Durante os meus dois anos de experiência trabalhando em um dos Juizados de Violência Doméstica do Rio de Janeiro, onde eu atendia vítimas diariamente, percebi que pedidos de desistência do requerimento de medidas protetivas eram recorrentes. Dias depois de recebermos o pedido, compareciam diante de nós para informar que estavam enganadas ou que “já tinham resolvido a situação”. Logo, nós as encaminhávamos para a equipe de atendimento multidisciplinar, onde as psicólogas observavam que as causas mais comuns da desistência eram as dependências financeira e emocional do agressor.

Corroborando a minha experiência pessoal, um estudo do DataSenado de 2021 concluiu que depender financeiramente do agressor é o segundo motivo pelo qual as mulheres deixam de denunciar. A dependência financeira aprisiona a mulher na condição de vítima de violência doméstica. O medo de abandonar o lar e não ter para onde ir, o que comer ou como sustentar os filhos é a mola propulsora da perpetuação do ciclo de violência.

Nesse sentido, apesar da medida protetiva estatal ter um papel excepcional na preservação da integridade de determinadas mulheres, esse mecanismo não é capaz de solucionar o problema na realidade de muitas outras. E isso fica pior quando a violência chega ao ponto de torná-las vítimas não só de agressão, mas também de feminicídio. Segundo dados da Organização Mundial da Saúde OMS, no Brasil, a taxa de feminicídios é de 4,8 para 100 mil mulheres — a quinta maior no mundo. A certeza de que essa estatística é influenciada pelo fato de que as mulheres não têm liberdade financeira para abandonar o lar que vivem junto ao agressor é inquestionável.

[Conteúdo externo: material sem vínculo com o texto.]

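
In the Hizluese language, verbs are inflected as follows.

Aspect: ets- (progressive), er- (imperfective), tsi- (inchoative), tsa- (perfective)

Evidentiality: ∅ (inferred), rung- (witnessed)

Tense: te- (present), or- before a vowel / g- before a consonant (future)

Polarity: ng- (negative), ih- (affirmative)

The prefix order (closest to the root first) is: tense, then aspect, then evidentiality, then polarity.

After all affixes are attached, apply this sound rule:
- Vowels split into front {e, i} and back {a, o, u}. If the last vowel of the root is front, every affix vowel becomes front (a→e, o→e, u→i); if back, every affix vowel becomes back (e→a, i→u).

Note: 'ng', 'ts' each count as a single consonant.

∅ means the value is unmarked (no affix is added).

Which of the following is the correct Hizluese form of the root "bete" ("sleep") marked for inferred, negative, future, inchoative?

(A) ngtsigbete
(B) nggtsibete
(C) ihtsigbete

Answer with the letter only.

Attach tense future g- (before consonant 'b') → gbete.
Attach aspect inchoative tsi- → tsigbete.
evidentiality = inferred: zero marking, form stays tsigbete.
Attach polarity negative ng- → ngtsigbete.
Vowel harmony: no change.
So the correct form is ngtsigbete, option (A).
(C) ihtsigbete is wrong: it uses affirmative instead of negative for polarity.
(B) nggtsibete is wrong: it has the affixes in the wrong order.

A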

Encontramos, nesse ponto da reflexão, uma solução para a questão: precisamos tornar possível que mulheres conquistem a sua independência financeira para terem condições de deixar o ambiente violento. Claro que a primeira alternativa a ser pensada é buscar um emprego. Entretanto, o trabalho formal é uma realidade distante para muitas mulheres, especialmente para as moradoras de favelas e comunidades.

No início deste ano, quatro mulheres foram vítimas de feminicídio na Rocinha, Rio de Janeiro, em um período de 12 dias. Esse dado nos faz refletir sobre qual é a saída para as mulheres em uma situação específica: são dependentes financeiramente de seus agressores e não encontram oportunidades com carteira assinada no mercado formal. Nesse sentido, as próprias pesquisas mostram a solução: o empreendedorismo.

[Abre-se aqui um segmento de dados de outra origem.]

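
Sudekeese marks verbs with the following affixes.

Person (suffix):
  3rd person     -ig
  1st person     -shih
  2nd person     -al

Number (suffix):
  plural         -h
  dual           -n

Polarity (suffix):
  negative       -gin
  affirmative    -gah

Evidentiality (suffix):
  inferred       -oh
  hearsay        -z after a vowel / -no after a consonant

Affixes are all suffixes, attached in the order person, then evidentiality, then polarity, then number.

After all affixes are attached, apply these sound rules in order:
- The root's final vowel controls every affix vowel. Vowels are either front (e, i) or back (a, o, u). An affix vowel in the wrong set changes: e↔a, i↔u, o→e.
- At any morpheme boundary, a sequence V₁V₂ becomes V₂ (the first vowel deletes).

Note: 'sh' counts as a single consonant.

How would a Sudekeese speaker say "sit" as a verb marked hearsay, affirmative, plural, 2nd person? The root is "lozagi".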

No contexto das favelas, segundo o instituto Data Favela, metade dos moradores de comunidades no Brasil se consideram empreendedores. Ainda, 76% dos moradores têm, tiveram ou pretendem ter um negócio próprio. A informalidade acaba freando que tais negócios prosperem ainda mais, mas a verdade é que, para suprir momentos de emergência e sobrevivência, abrir o próprio negócio proporciona autonomia, flexibilidade, empoderamento, autoconfiança e liberdade individual. São diversas as manicures, cabeleireiras e doceiras que impulsionam o comércio dentro das favelas e que mudam a sua realidade.

A partir de uma perspectiva geral, o Instituto RME, em parceria com o Instituto Locomotiva, em sua 6ª edição da Pesquisa Anual sobre Empreendedorismo Feminino no Brasil, trouxe dados que mostraram que 48% das entrevistadas conseguiram terminar relacionamentos abusivos e violentos ao abrirem o seu próprio negócio, no ano de 2021. O estudo mostrou, ainda, que 72% das mulheres empreendedoras alegam que possuem independência financeira total ou parcial e 81% concordam que empreendedoras têm mais autonomia na vida.

Conclui-se que a atuação estatal é importante para reprimir a violência, mas o empreendedorismo e a liberdade econômica são os artefatos que resgatam a essência autônoma da mulher como indivíduo, e que a capacita a seguir o caminho que melhor lhe servir. Segundo levantamento recente do Global Entrepreneurship Monitor (GEM) junto ao Sebrae, são mais de 30 milhões de mulheres donas de negócios no país, estando o Brasil em 7º lugar no ranking de países com mais mulheres empreendedoras. Aos poucos, vamos conquistando o nosso espaço e, principalmente, a nossa liberdade.